Joe Turner once misread instructions and added 100 grams per litre rather than 100 milligrams per litre. Not hugely dumb in the scheme of things, but I still felt pretty stupid. That kind of thing must happen a lot, and is far worse when it’s in a hospital rather than a lab. However, Turner points out that, “It’s not too clever if the data ends up justifying a theory in a scientific journal.”
Meanwhile, David Jacobs was a microbiologist spending some time in the company’s chemistry lab. The tests he was doing used sintered glass filters, which were getting somewhat blocked. He was told that the best way to clean these filters was to use nitric acid and ethanol. So he poured 100 ml of ethanol into 100 ml of nitric acid in a beaker – in a fume cupboard thankfully. “Within seconds the beaker was rocking with puffs of brown fumes coming out! Within a minute there was a mass of brown fumes and a gloopy brown goo pouring out of the beaker and running out onto the floor. I dumped a load of paper towels onto the brown mess on the floor. Of course, the nitric acid mess ‘ate’ the paper towels. We just stood back and let it finish it self off. It looked like something out of a science fiction B-movie!”
Jacobs confesses to feeling really stupid as he should have known better. The company marked it down as a Health & Safety near miss incident. “Thankfully, my manager admitted that the company did not have a procedure for cleaning sintered glass filters and that I should have been better advised by my chemistry lab colleagues,” he adds, “Needlessly to say when I repeated the procedure, I was dripping nitric acid on to the filter with a pipette, and certainly not by mouth.”
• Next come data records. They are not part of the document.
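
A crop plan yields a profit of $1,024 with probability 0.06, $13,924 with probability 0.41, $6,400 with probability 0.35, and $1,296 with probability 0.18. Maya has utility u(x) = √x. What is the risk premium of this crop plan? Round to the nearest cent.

E[u] = 0.06·√1024 + 0.41·√13924 + 0.35·√6400 + 0.18·√1296 = 0.06·32 + 0.41·118 + 0.35·80 + 0.18·36 = 84.78
CE = (84.78)² = 7187.6484
Risk premium = EV − CE = 8243.56 − 7187.6484 = 1055.9116

$1,055.91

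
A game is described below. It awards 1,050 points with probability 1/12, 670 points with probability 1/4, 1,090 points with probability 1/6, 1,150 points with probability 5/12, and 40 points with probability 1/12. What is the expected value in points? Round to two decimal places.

919.17 points

EV = 1/12 × 1050 + 1/4 × 670 + 1/6 × 1090 + 5/12 × 1150 + 1/12 × 40 = 87.5 + 167.5 + 181.6667 + 479.1667 + 3.3333 = 919.1667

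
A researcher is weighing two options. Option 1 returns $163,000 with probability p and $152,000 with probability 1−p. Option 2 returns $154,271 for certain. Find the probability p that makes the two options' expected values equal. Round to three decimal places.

p·163000 + (1−p)·152000 = 154271
11000p + 152000 = 154271
p = (154271 − 152000) / 11000

p = 0.206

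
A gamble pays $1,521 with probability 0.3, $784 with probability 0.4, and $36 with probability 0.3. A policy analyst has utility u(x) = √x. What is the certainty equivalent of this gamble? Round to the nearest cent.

E[u] = 0.3·√1521 + 0.4·√784 + 0.3·√36 = 0.3·39 + 0.4·28 + 0.3·6 = 24.7
CE = (24.7)² = 610.09

$610.09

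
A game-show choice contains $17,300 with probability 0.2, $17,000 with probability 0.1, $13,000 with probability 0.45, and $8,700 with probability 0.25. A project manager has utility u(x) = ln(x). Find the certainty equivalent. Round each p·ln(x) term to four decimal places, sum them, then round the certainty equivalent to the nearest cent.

$12,788.48

E[u] = 0.2·ln(17300) + 0.1·ln(17000) + 0.45·ln(13000) + 0.25·ln(8700) = 1.9517 + 0.9741 + 4.2627 + 2.2678 = 9.4563
CE = e^9.4563 ≈ 12788.48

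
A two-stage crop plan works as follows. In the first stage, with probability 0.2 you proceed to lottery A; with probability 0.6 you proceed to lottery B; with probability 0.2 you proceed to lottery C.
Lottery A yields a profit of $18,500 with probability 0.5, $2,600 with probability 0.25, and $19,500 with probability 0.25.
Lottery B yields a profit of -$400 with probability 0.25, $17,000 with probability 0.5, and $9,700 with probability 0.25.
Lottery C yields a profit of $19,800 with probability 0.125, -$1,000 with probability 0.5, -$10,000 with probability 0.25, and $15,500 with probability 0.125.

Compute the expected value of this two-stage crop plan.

$9,732.50

EV(A) = 0.5 × 18500 + 0.25 × 2600 + 0.25 × 19500 = 9250 + 650 + 4875 = 14775
EV(B) = 0.25 × (-400) + 0.5 × 17000 + 0.25 × 9700 = -100 + 8500 + 2425 = 10825
EV(C) = 0.125 × 19800 + 0.5 × (-1000) + 0.25 × (-10000) + 0.125 × 15500 = 2475 − 500 − 2500 + 1937.5 = 1412.5
Overall = 0.2 × 14775 + 0.6 × 10825 + 0.2 × 1412.5 = 2955 + 6495 + 282.5 = 9732.5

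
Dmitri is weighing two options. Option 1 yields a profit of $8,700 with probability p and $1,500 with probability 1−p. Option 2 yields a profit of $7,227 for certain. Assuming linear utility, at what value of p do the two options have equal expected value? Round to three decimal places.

p·8700 + (1−p)·1500 = 7227
7200p + 1500 = 7227
p = (7227 − 1500) / 7200

p = 0.795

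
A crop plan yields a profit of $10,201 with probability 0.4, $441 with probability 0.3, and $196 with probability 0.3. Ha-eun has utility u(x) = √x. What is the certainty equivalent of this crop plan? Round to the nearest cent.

$2,590.81

E[u] = 0.4·√10201 + 0.3·√441 + 0.3·√196 = 0.4·101 + 0.3·21 + 0.3·14 = 50.9
CE = (50.9)² = 2590.81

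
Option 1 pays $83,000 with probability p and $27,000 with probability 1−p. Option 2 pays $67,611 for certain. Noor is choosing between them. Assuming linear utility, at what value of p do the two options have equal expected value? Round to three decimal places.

p·83000 + (1−p)·27000 = 67611
56000p + 27000 = 67611
p = (67611 − 27000) / 56000

p = 0.725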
Krutarth Engineer tells a tale of a classic school lab error. “We had to identify substances by performing various chemical procedures,” he explains, “A fellow student accidentally dropped some sodium into a sink and a mild conflagration ensued. Unfortunately, as girls in the class started screaming, the teacher panicked and ran to put on the water tap. BANG. We had always believed that our teacher was no good at chemistry and it was proved at that day. Stupid & dangerous.”
With thanks to everyone brave enough to reveal their lab stupidity or the stupidity of others in their lab!